As end user prices were very low, manufacturers had to ensure low costs from their own HDD parts suppliers.
To make sure they had low prices, all HDD manufacturers were placing huge orders for HDD components, as the bigger the quantity ordered the deeper the discount.
HDD makers were ordering HDD parts and building drives despite lower demand because that was the only way they could kept the manufacturing costs low enough to compete in the market.
And thus there was overproduction.
A hard disk drive manufactured in January 2011 had a big chance to be sold in March the next year.
The stocks were so high that 1TB disks were discounted for even 40 dollars a drive.
After WD bought Hitachi HDD plants and Seagate got Samsung’s HDD division, the companies were preparing a global price settlement.
Prices went up very slow at first, but the catastrophic Thailand flooding gave them a pretext to suddenly triple the prices despite having huge stocks of drives manufactured in the previous 18 months.
Those drives that were likely manufactured for less than 40 dollars ended up selling for around 160 USD and sometimes even more.
Here are some charts describing the way prices evolved in the past months.
And here are Seagate’s official financial statements from the third quarter of 2011 and the third quarter of 2012.
We would like you to pay attention to the net income statements:
2011 : “The company reported a gross margin of 19.1% and a net income of $93 million with diluted earnings per share of $0.21.”
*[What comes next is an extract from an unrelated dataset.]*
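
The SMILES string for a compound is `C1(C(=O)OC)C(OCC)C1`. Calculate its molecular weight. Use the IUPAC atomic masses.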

2012 : “The company reported a gross margin of 37% and a net income of $1.1 billion with diluted earnings per share of $2.48.”
That’s an approximated net income increase of over 1182 percent.
The theory with “higher demand usually raises prices” doesn’t hold water here.
When a limited-edition luxury car is announced and orders are placed with deliveries slated for the next two years, the price doesn’t go up to ten billion a piece just because there is greater demand than the number of cars manufactured.
On the other hand, if this analogy is too different from the HDD industry, let’s put it another way.
You can’t increase prices on something that is not available. There is much greater demand for Nvidia’s Kepler cards, but you don’t see neither Nvidia nor its resellers putting 3000 USD prices for GTX 690 cards just because those are not yet available.
But hard disk drives really were available when the floods hit, stocks were huge.
Usually people preorder if something is highly desired and the wait period is limited to a couple of days.
Only in a price-fixing scheme can the prices be jacked up by 300% in a single day.
Big OEMs like HP, DELL or Acer and big channel resellers jumped and placed huge orders to ensure some "discounts" and availability in the following weeks.
Their huge orders really created a slight shortage of about 3-4 percent that mostly impacted end-users and online retail shops.
On the distribution channel, the HDDs were always available and smaller resellers were blackmailed into accepting huge prices despite strong protests.
Editor's Note:
The attitude of the regional distributors was :
"You buy them at these prices! You see the "Out of Stock!" sign on the online shops?
Those are "Out of Stock" so that we can make them available for you. If you don't want them, we'll ship the merchandise there."
The two companies now ruling the HDD market are buying back their own shares at the current market price because they know business ahead will be very good.
Seagate initially announced they were putting up $2.5 billion dollars to buy back the company’s shares and then Western Digital allocated more than $2 billion dollars in an identical move.
The authorities are quite defying in their lack of action as we are currently being robbed and the competition on the 3.5” HDD market is basically nonexistent.
Sure, there will be an inquiry about price fixing in the next five years, but by then we will have been robbed over and over again while the companies will simply make some lawyers very rich and pay a settlement to the state.
Buying SSD and using optical media as a data backup and storage solution seems to be the only option right now for the end-user.